A similar arrangement is already in place for Norway, which is not a member of the EU but has access to the single market and pays £390 million per year. The European Union says the UK’s fee will reflect the size of its economy, which is more than seven times that of Norway.
Sir Keir is planning a new summit with the EU to ratify elements of his “reset” with Brussels that have already been agreed, but also to go further with “more ambitious” plans.
To add insult to injury, the meeting is expected to take place around June 23, the 10th anniversary of the historic Brexit referendum.
Asked last week if he wanted to rejoin the single market, Sir Keir said: “I’m ambitious that we can do more in relation to the single market because I think that’s in our interest.
“Obviously, this is a matter of negotiation and discussion, but the summit we have this year will not be just be a stock-take summit … it will be a deliberate ambition on our part to go further than that and co-operate more deeply, including in the economic sphere.”
The EU is warning that market access will require the UK to make a financial contribution to its “cohesion policy”, designed to lift up poorer regions of member states.
The Council of the European Union said in a statement: “The agreement on the UK’s financial contribution towards reducing disparities between the EU regions by increasing the bloc’s economic, social and territorial cohesion is part of a consistent EU policy that couples the granting of market access to a third country with a fair financial contribution reflecting the benefits derived from such access.”
The amount the UK pays will depend partly on the level of access it has to EU markets, and initial talks will focus on plans for Britain to join the trading bloc’s internal market for electricity.

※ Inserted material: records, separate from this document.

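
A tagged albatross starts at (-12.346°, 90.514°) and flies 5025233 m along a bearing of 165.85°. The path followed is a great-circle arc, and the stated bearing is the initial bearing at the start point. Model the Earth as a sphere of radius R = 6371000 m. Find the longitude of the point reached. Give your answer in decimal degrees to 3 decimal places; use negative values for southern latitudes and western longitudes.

longitude 108.279°

The arc subtends δ = 5025233/6371000 = 0.788767 rad at the centre.
With φ₁ = -12.346° = -0.215478 rad and θ = 165.85° = 2.894629 rad:
Applying the spherical law of cosines for sides, sin φ₂ = sin φ₁ cos δ + cos φ₁ sin δ cos θ = -0.822728, so φ₂ = -55.359°.
For the longitude increment, Δλ = atan2( sin θ sin δ cos φ₁, cos δ − sin φ₁ sin φ₂ ) = atan2(0.169431, 0.528809) = 17.765°.
Hence λ₂ = 90.514° + 17.765° = 108.279°.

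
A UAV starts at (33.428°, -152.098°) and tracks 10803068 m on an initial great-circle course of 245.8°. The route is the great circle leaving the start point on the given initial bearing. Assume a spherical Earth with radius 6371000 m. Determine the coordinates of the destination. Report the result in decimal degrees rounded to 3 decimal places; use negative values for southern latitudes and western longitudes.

The arc subtends δ = 10803068/6371000 = 1.695663 rad at the centre.
Converting: φ₁ = 0.583429 rad, θ = 4.290019 rad.
Applying the spherical law of cosines for sides, sin φ₂ = sin φ₁ cos δ + cos φ₁ sin δ cos θ = -0.408058, so φ₂ = -24.083°.
For the longitude increment, Δλ = atan2( sin θ sin δ cos φ₁, cos δ − sin φ₁ sin φ₂ ) = atan2(-0.755309, 0.100252) = -82.439°.
λ₂ = -152.098° + -82.439° = -234.537°, normalized to (−180°, 180°] → 125.463°.

latitude -24.083°, longitude 125.463°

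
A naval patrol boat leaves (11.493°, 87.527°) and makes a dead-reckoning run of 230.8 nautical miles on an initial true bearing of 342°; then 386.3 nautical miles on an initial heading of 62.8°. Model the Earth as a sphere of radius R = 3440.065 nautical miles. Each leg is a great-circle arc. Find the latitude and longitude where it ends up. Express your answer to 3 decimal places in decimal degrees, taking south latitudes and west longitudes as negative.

latitude 18.004°, longitude 92.313°

Apply the spherical direct solution leg by leg, carrying full precision between legs.
Leg 1: from (11.493°, 87.527°), δ = 230.8/3440.065 = 0.067092 rad, θ = 342° → φ = 15.146°, λ = 86.297°.
Leg 2: from (15.146°, 86.297°), δ = 386.3/3440.065 = 0.112294 rad, θ = 62.8° → φ = 18.004°, λ = 92.313°.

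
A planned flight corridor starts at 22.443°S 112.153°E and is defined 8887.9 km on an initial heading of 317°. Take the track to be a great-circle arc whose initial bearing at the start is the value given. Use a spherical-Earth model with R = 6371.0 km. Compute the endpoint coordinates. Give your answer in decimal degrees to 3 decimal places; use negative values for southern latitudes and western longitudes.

latitude 36.784°, longitude 55.179°

δ = 8887.9/6371 = 1.395056 rad (79.9308°).
With φ₁ = -22.443° = -0.391704 rad and θ = 317° = 5.532694 rad:
Destination latitude: φ₂ = arcsin( sin φ₁ cos δ + cos φ₁ sin δ cos θ ) = arcsin(0.598803) = 36.784°.
Δλ = atan2( sin θ sin δ cos φ₁ , cos δ − sin φ₁ sin φ₂ ) = atan2(-0.620635, 0.403439) = -0.994391 rad = -56.974°.
λ₂ = 112.153° + -56.974° = 55.179°.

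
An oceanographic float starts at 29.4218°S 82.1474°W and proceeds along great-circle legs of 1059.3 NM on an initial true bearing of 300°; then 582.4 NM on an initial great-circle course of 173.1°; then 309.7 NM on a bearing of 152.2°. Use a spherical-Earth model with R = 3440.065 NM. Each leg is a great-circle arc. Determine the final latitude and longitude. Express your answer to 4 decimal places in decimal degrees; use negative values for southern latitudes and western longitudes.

latitude -33.7977°, longitude -94.1080°

Apply the spherical direct solution leg by leg, carrying full precision between legs.
Leg 1: from (-29.4218°, -82.1474°), δ = 1059.3/3440.065 = 0.307930 rad, θ = 300° → φ = -19.6413°, λ = -98.3298°.
Leg 2: from (-19.6413°, -98.3298°), δ = 582.4/3440.065 = 0.169299 rad, θ = 173.1° → φ = -29.2659°, λ = -97.0002°.
Leg 3: from (-29.2659°, -97.0002°), δ = 309.7/3440.065 = 0.090027 rad, θ = 152.2° → φ = -33.7977°, λ = -94.1080°.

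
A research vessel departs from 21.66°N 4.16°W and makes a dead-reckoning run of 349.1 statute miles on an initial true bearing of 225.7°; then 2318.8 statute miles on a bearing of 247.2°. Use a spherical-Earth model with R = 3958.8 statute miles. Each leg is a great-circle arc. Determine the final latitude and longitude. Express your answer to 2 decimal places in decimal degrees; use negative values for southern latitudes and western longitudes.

latitude 3.16°, longitude -38.65°

Apply the spherical direct solution leg by leg, carrying full precision between legs.
Leg 1: from (21.66°, -4.16°), δ = 349.1/3958.8 = 0.088183 rad, θ = 225.7° → φ = 18.09°, λ = -7.96°.
Leg 2: from (18.09°, -7.96°), δ = 2318.8/3958.8 = 0.585733 rad, θ = 247.2° → φ = 3.16°, λ = -38.65°.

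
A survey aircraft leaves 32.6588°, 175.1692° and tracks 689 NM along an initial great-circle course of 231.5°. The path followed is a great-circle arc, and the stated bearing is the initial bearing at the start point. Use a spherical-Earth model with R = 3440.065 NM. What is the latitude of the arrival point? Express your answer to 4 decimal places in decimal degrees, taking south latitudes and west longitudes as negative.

Central angle δ = d/R = 0.200287 rad.
Start latitude φ₁ = 0.570004 rad; initial bearing θ = 4.040437 rad.
Destination latitude: φ₂ = arcsin( sin φ₁ cos δ + cos φ₁ sin δ cos θ ) = arcsin(0.424579) = 25.1240°.
Then Δλ = atan2(-0.131084, 0.750892) = -0.172829 rad, from sin θ sin δ cos φ₁ over cos δ − sin φ₁ sin φ₂.
λ₂ = 175.1692° + -9.9024° = 165.2668°.

latitude 25.1240°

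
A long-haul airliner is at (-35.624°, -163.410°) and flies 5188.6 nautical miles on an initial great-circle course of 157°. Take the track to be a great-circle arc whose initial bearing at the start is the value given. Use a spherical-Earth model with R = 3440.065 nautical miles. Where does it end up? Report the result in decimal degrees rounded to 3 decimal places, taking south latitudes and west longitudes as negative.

latitude -51.551°, longitude -22.250°

The arc subtends δ = 5188.6/3440.065 = 1.508285 rad at the centre.
With φ₁ = -35.624° = -0.621756 rad and θ = 157° = 2.740167 rad:
Destination latitude: φ₂ = arcsin( sin φ₁ cos δ + cos φ₁ sin δ cos θ ) = arcsin(-0.783164) = -51.551°.
Then Δλ = atan2(0.316988, -0.393694) = 2.463711 rad, from sin θ sin δ cos φ₁ over cos δ − sin φ₁ sin φ₂.
Hence λ₂ = -163.410° + 141.160° = -22.250°.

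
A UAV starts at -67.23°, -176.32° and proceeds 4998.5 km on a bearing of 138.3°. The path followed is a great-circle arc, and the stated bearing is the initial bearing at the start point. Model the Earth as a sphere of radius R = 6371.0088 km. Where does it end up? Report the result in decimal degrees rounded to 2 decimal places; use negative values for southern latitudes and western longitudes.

latitude -58.95°, longitude -61.99°

The arc subtends δ = 4998.5/6371.0088 = 0.784570 rad at the centre.
With φ₁ = -67.23° = -1.173385 rad and θ = 138.3° = 2.413790 rad:
Destination latitude: φ₂ = arcsin( sin φ₁ cos δ + cos φ₁ sin δ cos θ ) = arcsin(-0.856705) = -58.95°.
For the longitude increment, Δλ = atan2( sin θ sin δ cos φ₁, cos δ − sin φ₁ sin φ₂ ) = atan2(0.181905, -0.082246) = 114.33°.
λ₂ = λ₁ + Δλ = -61.99°.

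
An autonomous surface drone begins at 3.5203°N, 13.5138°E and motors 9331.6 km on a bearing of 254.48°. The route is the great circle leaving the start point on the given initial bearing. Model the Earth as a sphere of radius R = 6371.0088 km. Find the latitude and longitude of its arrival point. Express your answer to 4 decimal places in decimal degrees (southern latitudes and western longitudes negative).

latitude -15.0146°, longitude -69.2274°

The arc subtends δ = 9331.6/6371.0088 = 1.464697 rad at the centre.
Start latitude φ₁ = 0.061441 rad; initial bearing θ = 4.441514 rad.
sin φ₂ = sin φ₁ cos δ + cos φ₁ sin δ cos θ = (0.061402)(0.105900) + (0.998113)(0.994377)(-0.267575) = -0.259066
φ₂ = asin(-0.259066) = -0.262055 rad = -15.0146°.
Δλ = atan2( sin θ sin δ cos φ₁ , cos δ − sin φ₁ sin φ₂ ) = atan2(-0.956311, 0.121807) = -1.444107 rad = -82.7412°.
λ₂ = 13.5138° + -82.7412° = -69.2274°.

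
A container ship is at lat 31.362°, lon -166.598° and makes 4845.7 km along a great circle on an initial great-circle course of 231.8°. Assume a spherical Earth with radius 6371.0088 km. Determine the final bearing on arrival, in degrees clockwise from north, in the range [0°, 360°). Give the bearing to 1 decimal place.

final bearing 222.2°

Angular distance δ = d/R = 4845.7 / 6371.0088 = 0.760586 rad.
Converting: φ₁ = 0.547370 rad, θ = 4.045673 rad.
Destination latitude: φ₂ = arcsin( sin φ₁ cos δ + cos φ₁ sin δ cos θ ) = arcsin(0.013012) = 0.746°.
For the longitude increment, Δλ = atan2( sin θ sin δ cos φ₁, cos δ − sin φ₁ sin φ₂ ) = atan2(-0.462579, 0.717660) = -32.804°.
λ₂ = -166.598° + -32.804° = -199.402°, normalized to (−180°, 180°] → 160.598°.
The forward bearing on arrival equals the back-azimuth from the destination plus 180°.
Back-azimuth from P₂ (0.7°, 160.6°) to P₁ (31.4°, -166.6°), with Δλ' = λ₁ − λ₂ = -327.2°: atan2( sin Δλ' cos φ₁ , cos φ₂ sin φ₁ − sin φ₂ cos φ₁ cos Δλ' ) = 42.2°.
Final bearing = (42.2° + 180°) mod 360° = 222.2°.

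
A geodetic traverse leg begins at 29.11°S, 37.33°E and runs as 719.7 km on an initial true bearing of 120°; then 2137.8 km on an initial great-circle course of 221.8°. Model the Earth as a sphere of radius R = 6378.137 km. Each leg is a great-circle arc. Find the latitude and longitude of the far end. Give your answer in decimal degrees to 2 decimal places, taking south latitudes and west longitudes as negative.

latitude -45.27°, longitude 25.79°

Apply the spherical direct solution leg by leg, carrying full precision between legs.
Leg 1: from (-29.11°, 37.33°), δ = 719.7/6378.137 = 0.112839 rad, θ = 120° → φ = -32.18°, λ = 43.95°.
Leg 2: from (-32.18°, 43.95°), δ = 2137.8/6378.137 = 0.335176 rad, θ = 221.8° → φ = -45.27°, λ = 25.79°.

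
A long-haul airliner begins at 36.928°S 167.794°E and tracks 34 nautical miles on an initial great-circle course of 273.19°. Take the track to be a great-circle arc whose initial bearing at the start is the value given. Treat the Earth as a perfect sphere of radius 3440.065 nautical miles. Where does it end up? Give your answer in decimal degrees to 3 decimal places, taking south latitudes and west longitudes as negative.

latitude -36.894°, longitude 167.087°

δ = 34/3440.065 = 0.009884 rad (0.5663°).
Start latitude φ₁ = -0.644515 rad; initial bearing θ = 4.768065 rad.
Destination latitude: φ₂ = arcsin( sin φ₁ cos δ + cos φ₁ sin δ cos θ ) = arcsin(-0.600342) = -36.894°.
Then Δλ = atan2(-0.007888, 0.639259) = -0.012339 rad, from sin θ sin δ cos φ₁ over cos δ − sin φ₁ sin φ₂.
λ₂ = λ₁ + Δλ = 167.087°.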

Payments will then be expanded as more access is granted.
The EU statement said: “The agreement would establish a permanent mechanism for an appropriate financial contribution of the UK towards reducing economic, social and territorial disparities between the regions of the EU.”

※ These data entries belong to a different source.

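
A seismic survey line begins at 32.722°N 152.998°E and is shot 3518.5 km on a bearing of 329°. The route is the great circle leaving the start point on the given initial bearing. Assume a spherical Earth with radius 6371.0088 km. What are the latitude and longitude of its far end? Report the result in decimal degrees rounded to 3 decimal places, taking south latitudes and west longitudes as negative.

latitude 56.985°, longitude 123.269°

The arc subtends δ = 3518.5/6371.0088 = 0.552267 rad at the centre.
Start latitude φ₁ = 0.571107 rad; initial bearing θ = 5.742133 rad.
Destination latitude: φ₂ = arcsin( sin φ₁ cos δ + cos φ₁ sin δ cos θ ) = arcsin(0.838524) = 56.985°.
Then Δλ = atan2(-0.227319, 0.398062) = -0.518872 rad, from sin θ sin δ cos φ₁ over cos δ − sin φ₁ sin φ₂.
λ₂ = λ₁ + Δλ = 123.269°.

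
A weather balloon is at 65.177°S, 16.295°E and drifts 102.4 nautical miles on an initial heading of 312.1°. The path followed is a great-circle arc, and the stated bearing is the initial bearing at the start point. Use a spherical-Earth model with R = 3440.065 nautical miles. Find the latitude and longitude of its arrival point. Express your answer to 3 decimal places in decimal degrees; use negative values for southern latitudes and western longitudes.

latitude -64.005°, longitude 13.407°

δ = 102.4/3440.065 = 0.029767 rad (1.7055°).
Start latitude φ₁ = -1.137553 rad; initial bearing θ = 5.447173 rad.
sin φ₂ = sin φ₁ cos δ + cos φ₁ sin δ cos θ = (-0.907609)(0.999557) + (0.419816)(0.029762)(0.670427) = -0.898830
φ₂ = asin(-0.898830) = -1.117093 rad = -64.005°.
Δλ = atan2( sin θ sin δ cos φ₁ , cos δ − sin φ₁ sin φ₂ ) = atan2(-0.009271, 0.183771) = -0.050405 rad = -2.888°.
λ₂ = 16.295° + -2.888° = 13.407°.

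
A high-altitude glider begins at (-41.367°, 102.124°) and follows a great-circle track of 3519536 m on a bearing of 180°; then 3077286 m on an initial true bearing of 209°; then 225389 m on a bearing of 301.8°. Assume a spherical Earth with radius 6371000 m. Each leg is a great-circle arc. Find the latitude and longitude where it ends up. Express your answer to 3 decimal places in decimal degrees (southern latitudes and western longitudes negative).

latitude -73.776°, longitude -24.026°

Apply the spherical direct solution leg by leg, carrying full precision between legs.
Leg 1: from (-41.367°, 102.124°), δ = 3519536/6371000 = 0.552431 rad, θ = 180° → φ = -73.019°, λ = 102.124°.
Leg 2: from (-73.019°, 102.124°), δ = 3077286/6371000 = 0.483015 rad, θ = 209° → φ = -74.934°, λ = -17.850°.
Leg 3: from (-74.934°, -17.850°), δ = 225389/6371000 = 0.035377 rad, θ = 301.8° → φ = -73.776°, λ = -24.026°.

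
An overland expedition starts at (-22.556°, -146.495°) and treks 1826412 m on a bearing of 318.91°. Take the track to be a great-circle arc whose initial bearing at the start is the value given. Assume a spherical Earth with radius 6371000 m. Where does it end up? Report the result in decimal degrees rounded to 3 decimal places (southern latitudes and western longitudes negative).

Central angle δ = d/R = 0.286676 rad.
With φ₁ = -22.556° = -0.393676 rad and θ = 318.91° = 5.566030 rad:
sin φ₂ = sin φ₁ cos δ + cos φ₁ sin δ cos θ = (-0.383586)(0.959189) + (0.923505)(0.282765)(0.753678) = -0.171120
φ₂ = asin(-0.171120) = -0.171966 rad = -9.853°.
Δλ = atan2( sin θ sin δ cos φ₁ , cos δ − sin φ₁ sin φ₂ ) = atan2(-0.171629, 0.893550) = -0.189765 rad = -10.873°.
λ₂ = -146.495° + -10.873° = -157.368°.

latitude -9.853°, longitude -157.368°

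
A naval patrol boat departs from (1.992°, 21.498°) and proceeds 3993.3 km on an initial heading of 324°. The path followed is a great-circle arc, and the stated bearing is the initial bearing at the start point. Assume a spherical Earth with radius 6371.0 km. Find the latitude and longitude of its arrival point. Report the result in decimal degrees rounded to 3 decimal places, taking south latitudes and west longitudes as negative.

Central angle δ = d/R = 0.626793 rad.
Converting: φ₁ = 0.034767 rad, θ = 5.654867 rad.
Destination latitude: φ₂ = arcsin( sin φ₁ cos δ + cos φ₁ sin δ cos θ ) = arcsin(0.502395) = 30.159°.
For the longitude increment, Δλ = atan2( sin θ sin δ cos φ₁, cos δ − sin φ₁ sin φ₂ ) = atan2(-0.344557, 0.792449) = -23.499°.
Hence λ₂ = 21.498° + -23.499° = -2.001°.

latitude 30.159°, longitude -2.001°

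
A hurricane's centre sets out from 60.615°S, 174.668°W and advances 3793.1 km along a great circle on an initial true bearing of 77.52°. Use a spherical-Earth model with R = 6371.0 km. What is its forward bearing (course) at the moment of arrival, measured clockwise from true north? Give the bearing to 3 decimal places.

final bearing 39.730°

δ = 3793.1/6371 = 0.595370 rad (34.1122°).
Converting: φ₁ = -1.057931 rad, θ = 1.352979 rad.
Applying the spherical law of cosines for sides, sin φ₂ = sin φ₁ cos δ + cos φ₁ sin δ cos θ = -0.661955, so φ₂ = -41.449°.
For the longitude increment, Δλ = atan2( sin θ sin δ cos φ₁, cos δ − sin φ₁ sin φ₂ ) = atan2(0.268676, 0.251152) = 46.931°.
λ₂ = -174.668° + 46.931° = -127.737°.
The forward bearing on arrival equals the back-azimuth from the destination plus 180°.
Back-azimuth from P₂ (-41.449°, -127.737°) to P₁ (-60.615°, -174.668°), with Δλ' = λ₁ − λ₂ = -46.931°: atan2( sin Δλ' cos φ₁ , cos φ₂ sin φ₁ − sin φ₂ cos φ₁ cos Δλ' ) = 219.730°.
Final bearing = (219.730° + 180°) mod 360° = 39.730°.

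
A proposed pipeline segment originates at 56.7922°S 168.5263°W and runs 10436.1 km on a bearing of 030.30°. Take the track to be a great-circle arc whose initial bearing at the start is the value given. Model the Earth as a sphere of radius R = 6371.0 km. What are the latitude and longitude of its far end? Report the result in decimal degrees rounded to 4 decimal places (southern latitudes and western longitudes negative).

latitude 31.8726°, longitude -132.1732°

δ = 10436.1/6371 = 1.638063 rad (93.8541°).
With φ₁ = -56.7922° = -0.991211 rad and θ = 30.3° = 0.528835 rad:
sin φ₂ = sin φ₁ cos δ + cos φ₁ sin δ cos θ = (-0.836690)(-0.067216) + (0.547677)(0.997738)(0.863396) = 0.528032
φ₂ = asin(0.528032) = 0.556281 rad = 31.8726°.
Then Δλ = atan2(0.275693, 0.374583) = 0.634482 rad, from sin θ sin δ cos φ₁ over cos δ − sin φ₁ sin φ₂.
Hence λ₂ = -168.5263° + 36.3531° = -132.1732°.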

It continued: “The financial contribution of the UK should appropriately reflect the relative size of the UK’s economy and the proportion of the internal market in which the UK aims to participate in line with consistent EU policy.”
Government sources argue that the EU has set out its position, but formal negotiations have not yet begun. No financial contributions have been agreed upon or made.
The UK will only agree deals that are in the national interest and provide value for money, insiders stressed. The goal will be to drive economic growth and lower costs for British businesses and consumers, according to sources.
Sir Keir’s determination to improve links with the EU follows a deterioration in relations with Donald Trump’s White House, following the Prime Minister’s refusal to back the war against Iran. Concern about the future of the special relationship with the US has also given added urgency to plans to increase defence spending by billions of pounds each year.
Critics say a return to the single market now would mean the UK was forced to obey rules agreed by the EU. Sir Simon Clarke, director of think tank Onward and a former Conservative cabinet minister, said: “Less than two years into Government, and they are taking us back into large parts of the Single Market, this time entirely as a rule-taker.”
Sir Keir spoke by phone to European Commission chief Ursula von der Leyen last week, with No 10 saying they “discussed their shared ambition to further strengthen the partnership between the UK and the European Union, and the need to continue strong support to Ukraine”.
A Downing Street spokesman said: “They agreed to keep in close contact as this important work progresses in the lead-up to the next UK-EU Summit.”